I’ve been seeing a lot of interesting product announcements recently.
4K Settop Boxes. Both DirecTV and Comcast have announced new 4K settop boxes. AT&T subsequently said that DirectTV and U-Verse would be using the same settop box going forward. DirecTV was the first major company to release a 4K box, but their first version required a customer to have a Samsung smart TV. The new box is being called the 4K Genie Mini and is the size of a paperback book. DirectTV does not yet have any channels dedicated to 4K although they probably will later this year.
Comcast also launched 4K TV last year and their first box also only worked with Samsung TVs, but the new box should work with any 4K capable television. Both of these announcements continue the trend of large ISPs developing their own proprietary boxes rather than buying off the shelf from the normal industry vendors.

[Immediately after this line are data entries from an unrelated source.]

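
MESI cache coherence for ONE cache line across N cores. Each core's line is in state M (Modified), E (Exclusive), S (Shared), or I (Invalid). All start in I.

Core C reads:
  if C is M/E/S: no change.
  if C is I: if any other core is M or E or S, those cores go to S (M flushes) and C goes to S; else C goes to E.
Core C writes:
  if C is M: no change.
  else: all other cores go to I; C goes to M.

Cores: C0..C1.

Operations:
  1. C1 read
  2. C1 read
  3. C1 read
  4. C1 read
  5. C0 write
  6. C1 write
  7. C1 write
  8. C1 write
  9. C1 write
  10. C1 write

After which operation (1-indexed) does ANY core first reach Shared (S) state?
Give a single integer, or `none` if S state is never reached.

Answer: none

Derivation:
Op 1: C1 read [C1 read from I: no other sharers -> C1=E (exclusive)] -> [I,E]
Op 2: C1 read [C1 read: already in E, no change] -> [I,E]
Op 3: C1 read [C1 read: already in E, no change] -> [I,E]
Op 4: C1 read [C1 read: already in E, no change] -> [I,E]
Op 5: C0 write [C0 write: invalidate ['C1=E'] -> C0=M] -> [M,I]
Op 6: C1 write [C1 write: invalidate ['C0=M'] -> C1=M] -> [I,M]
Op 7: C1 write [C1 write: already M (modified), no change] -> [I,M]
Op 8: C1 write [C1 write: already M (modified), no change] -> [I,M]
Op 9: C1 write [C1 write: already M (modified), no change] -> [I,M]
Op 10: C1 write [C1 write: already M (modified), no change] -> [I,M]
S state never reached in this sequence.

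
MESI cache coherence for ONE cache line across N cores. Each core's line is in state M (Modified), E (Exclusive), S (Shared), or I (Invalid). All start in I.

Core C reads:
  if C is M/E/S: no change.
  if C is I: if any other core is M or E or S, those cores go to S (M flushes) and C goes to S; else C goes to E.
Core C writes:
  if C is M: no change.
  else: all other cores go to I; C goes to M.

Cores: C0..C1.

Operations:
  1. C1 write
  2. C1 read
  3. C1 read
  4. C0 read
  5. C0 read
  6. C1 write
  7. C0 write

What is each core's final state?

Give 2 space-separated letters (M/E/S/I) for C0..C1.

Answer: M I

Derivation:
Op 1: C1 write [C1 write: invalidate none -> C1=M] -> [I,M]
Op 2: C1 read [C1 read: already in M, no change] -> [I,M]
Op 3: C1 read [C1 read: already in M, no change] -> [I,M]
Op 4: C0 read [C0 read from I: others=['C1=M'] -> C0=S, others downsized to S] -> [S,S]
Op 5: C0 read [C0 read: already in S, no change] -> [S,S]
Op 6: C1 write [C1 write: invalidate ['C0=S'] -> C1=M] -> [I,M]
Op 7: C0 write [C0 write: invalidate ['C1=M'] -> C0=M] -> [M,I]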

Around 15% of new televisions sold now have 4K capabilities and smaller cable providers are going to have to decide if they want to support 4K programming. The new settop boxes represent a new capital outlay, but the real issue with 4K is that the channels eat up a lot bandwidth in a network and will require upgrades at the headend.
Over-the-air Tuner. Microsoft recently launched an Xbox One Digital TV tuner that will work with its game console. This means that an Xbox owner can use their game console along with an HDTV antenna to receive local programming directly through their game platform. The platform allows for multiple options such as watching TV and gaming at the same time. There is also a built-in channel guide, giving this the feeling of being a basic cable offering. I look at this as just one more tool making it easier for people to cut the cord.

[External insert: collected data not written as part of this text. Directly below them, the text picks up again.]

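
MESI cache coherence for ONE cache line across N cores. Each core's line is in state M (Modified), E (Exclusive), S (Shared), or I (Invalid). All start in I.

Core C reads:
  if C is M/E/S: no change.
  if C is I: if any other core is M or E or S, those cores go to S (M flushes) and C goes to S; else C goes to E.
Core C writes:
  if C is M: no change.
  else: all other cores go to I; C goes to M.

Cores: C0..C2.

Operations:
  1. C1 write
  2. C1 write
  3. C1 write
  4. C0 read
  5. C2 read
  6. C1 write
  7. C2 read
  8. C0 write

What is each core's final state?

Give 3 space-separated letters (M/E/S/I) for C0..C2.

Op 1: C1 write [C1 write: invalidate none -> C1=M] -> [I,M,I]
Op 2: C1 write [C1 write: already M (modified), no change] -> [I,M,I]
Op 3: C1 write [C1 write: already M (modified), no change] -> [I,M,I]
Op 4: C0 read [C0 read from I: others=['C1=M'] -> C0=S, others downsized to S] -> [S,S,I]
Op 5: C2 read [C2 read from I: others=['C0=S', 'C1=S'] -> C2=S, others downsized to S] -> [S,S,S]
Op 6: C1 write [C1 write: invalidate ['C0=S', 'C2=S'] -> C1=M] -> [I,M,I]
Op 7: C2 read [C2 read from I: others=['C1=M'] -> C2=S, others downsized to S] -> [I,S,S]
Op 8: C0 write [C0 write: invalidate ['C1=S', 'C2=S'] -> C0=M] -> [M,I,I]

Answer: M I I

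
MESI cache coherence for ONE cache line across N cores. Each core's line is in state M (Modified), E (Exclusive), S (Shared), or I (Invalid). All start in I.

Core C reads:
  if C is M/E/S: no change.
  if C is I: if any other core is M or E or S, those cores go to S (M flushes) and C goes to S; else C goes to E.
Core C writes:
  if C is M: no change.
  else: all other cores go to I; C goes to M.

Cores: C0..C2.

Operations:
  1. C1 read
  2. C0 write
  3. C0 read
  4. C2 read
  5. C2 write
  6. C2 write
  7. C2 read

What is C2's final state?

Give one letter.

Op 1: C1 read [C1 read from I: no other sharers -> C1=E (exclusive)] -> [I,E,I]
Op 2: C0 write [C0 write: invalidate ['C1=E'] -> C0=M] -> [M,I,I]
Op 3: C0 read [C0 read: already in M, no change] -> [M,I,I]
Op 4: C2 read [C2 read from I: others=['C0=M'] -> C2=S, others downsized to S] -> [S,I,S]
Op 5: C2 write [C2 write: invalidate ['C0=S'] -> C2=M] -> [I,I,M]
Op 6: C2 write [C2 write: already M (modified), no change] -> [I,I,M]
Op 7: C2 read [C2 read: already in M, no change] -> [I,I,M]

Answer: M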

Google’s Wireless Router. Google has released its WiFi router they call the OnHub to the general public for $199. This is a high quality WiFi router as well as a platform for integrating IoT devices within the home. The box supports WiFi as well as Bluetooth, Smart Ready, Weave, and 802.15.4, making it ready to talk to most Internet of Things devices.
Early reviews say it’s a great WiFi router that gives a user easier accessibility than many other routers, particular those from cable companies that are black boxes to the consumer. But the real promise is that the device also will provide a base for talking to a wide variety of off-the-shelf IoT devices that you might want to integrate into your house. This is obviously a play for Google to become the standard for home networking of devices.

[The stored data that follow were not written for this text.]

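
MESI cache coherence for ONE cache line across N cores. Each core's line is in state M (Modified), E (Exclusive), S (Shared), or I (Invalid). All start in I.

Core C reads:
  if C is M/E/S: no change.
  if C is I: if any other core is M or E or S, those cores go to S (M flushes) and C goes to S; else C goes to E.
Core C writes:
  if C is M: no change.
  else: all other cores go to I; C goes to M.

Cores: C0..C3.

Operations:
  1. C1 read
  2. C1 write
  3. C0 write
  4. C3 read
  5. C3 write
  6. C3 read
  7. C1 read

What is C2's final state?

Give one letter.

Op 1: C1 read [C1 read from I: no other sharers -> C1=E (exclusive)] -> [I,E,I,I]
Op 2: C1 write [C1 write: invalidate none -> C1=M] -> [I,M,I,I]
Op 3: C0 write [C0 write: invalidate ['C1=M'] -> C0=M] -> [M,I,I,I]
Op 4: C3 read [C3 read from I: others=['C0=M'] -> C3=S, others downsized to S] -> [S,I,I,S]
Op 5: C3 write [C3 write: invalidate ['C0=S'] -> C3=M] -> [I,I,I,M]
Op 6: C3 read [C3 read: already in M, no change] -> [I,I,I,M]
Op 7: C1 read [C1 read from I: others=['C3=M'] -> C1=S, others downsized to S] -> [I,S,I,S]

Answer: I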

Very Thin TV. LG this year released a TV screen that is only four hundredths of an inch thick. A 55 inch TV at this thickness only weighs about 4 pounds. It’s so thin and light that it can be hung on the wall with magnetic fasteners and peeled off like a sticker. The TV uses organic light-emitting diodes (OLEDs) which can produce sufficient bright light only one layer thick. This is the first use for OLEDs I’ve seen outside of cellphone screens.
This is the first look at a whole new generation of TVs that can go anywhere and be of almost any size. Want a TV in the bathroom? No problem. Put one in the garage? Not an issue.
And, finally, some statistics for you.
OTT Streaming Devices. At the end of 2014 Roku was still the most popular OTT streaming box with 37% of the market. Chromecast came in second with 19% of the market. Amazon Fire had climbed to 17% of the market while Apple TV fell to fourth at about 14% of the market. These four products represented 86% of the total market.
A little over 20% of US homes now have a streaming device. Another large chunk of the market is relying on smart TVs.